Just remember, hot air rises, and live by that.

So turn the 3 at the front around so they are bring the air into the case, and the 2 at the top and 1 at the back as exhaust, the front 3 you'll want running slightly faster than top / rear 3, say 1000 rpm for front ones and 850 for the exhaust fans = positive pressure in the case.
 
See I've been surprised how often "hot air rises" is a misnomer in PC cases. My quietest and coolest machine to date has two intakes on top and one exhaust in back. It is a cube case with horizontal motherboard though, so kind of a different beast to typical ATX cases.

I've considered reversing the front fans, it wouldn't be too difficult, just didn't want to dump all that heat into the case. Surely it won't help the internal temp situation? I don't need my CPU/GPU any cooler, just want the case itself to get more air.

1000rpm would be pretty unacceptable noise-wise for me, except at absolute full load!
 
Ahh OK, I'm using corsair LL120 fans, they are completely silent at 1000rpm so just working from that, but my new lian li case suffers from the same problems you describe, but there's no front intake or exhaust, it's at the side, so the only way I could work it at all was to use the lower right side fans as exhaust and the top 2 as intake, nothing at the rear, the 3 exhaust are at 800 rpm and top 2 are running 1000rpm
 
Hadn't heard of those fans. They look like ML120s, I'm quite interested in checking out the newer Corsair fans. Currently using SP120s on the radiators. Good but noisy-ish...
 
They are very good fans, I'm impressed, but a lot of wiring, check out the HD version of the thermaltake riing fans too, less wiring, and great radiator fans too.
 
My last case I had 360 rad as front intake and 240 rad as top exhaust for both CPU and GPU block. Last summer I put a thermometer on the top as it felt quite toasty, if I remember right it didn't go above 32c with a room temp of about 25c. I don't think that is a lot of heat to put into the system. As far as I'm aware CPU doesn't really produce a lot of heat to worry about and the card runs a lot cooler than air cooled so less heat is created as a by product.
 
If you have a search you will find many threads about the GPU backplates being ‘hot as the sun’. This means they are doing their job passively cooling, Ive personally tested a fan directly at it rendering it cold to the touch... zero difference in the GPU temperature or performance, conclusion: it’s fine don’t touch it.

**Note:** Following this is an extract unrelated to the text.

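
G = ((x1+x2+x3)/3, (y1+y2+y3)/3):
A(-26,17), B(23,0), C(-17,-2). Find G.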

I don’t think you have an issue as you say the temperature of the component under the heat sink is fine.
 
If you have a search you will find many threads about the GPU backplates being ‘hot as the sun’. This means they are doing their job passively cooling, Ive personally tested a fan directly at it rendering it cold to the touch... zero difference in the GPU temperature or performance, conclusion: it’s fine don’t touch it.

I don’t think you have an issue as you say the temperature of the component under the heat sink is fine.
True, I know that even the motherboard itself is doing fine. Is it fairly normal for a watercooled system to have poor case temperatures?
 
True, I know that even the motherboard itself is doing fine. Is it fairly normal for a watercooled system to have poor case temperatures?

Just a flow issue, I would personally take in cool air at the front and exhaust top and/or back. My setup is in through the bottom and front then out the top.

That said if the pc is working well and hardware temps are ok then there isn’t really an issue so to speak :)
 
After many different attempts at setting up my fans to find the best temps I ended up with rear 140mm intake & exhaust 120mm front, 140mm top.
Seems to work athough I don't know why.
 
After many different attempts at setting up my fans to find the best temps I ended up with rear 140mm intake & exhaust 120mm front, 140mm top.
Seems to work athough I don't know why.
This is what's great about it though - every situation is different and experimentation is good! I'm obsessed with quietness so usually rig up my case with all the fans before building, and test using batteries and 6V power supplies. If I can't get it quiet like that, I rearrange until it's better.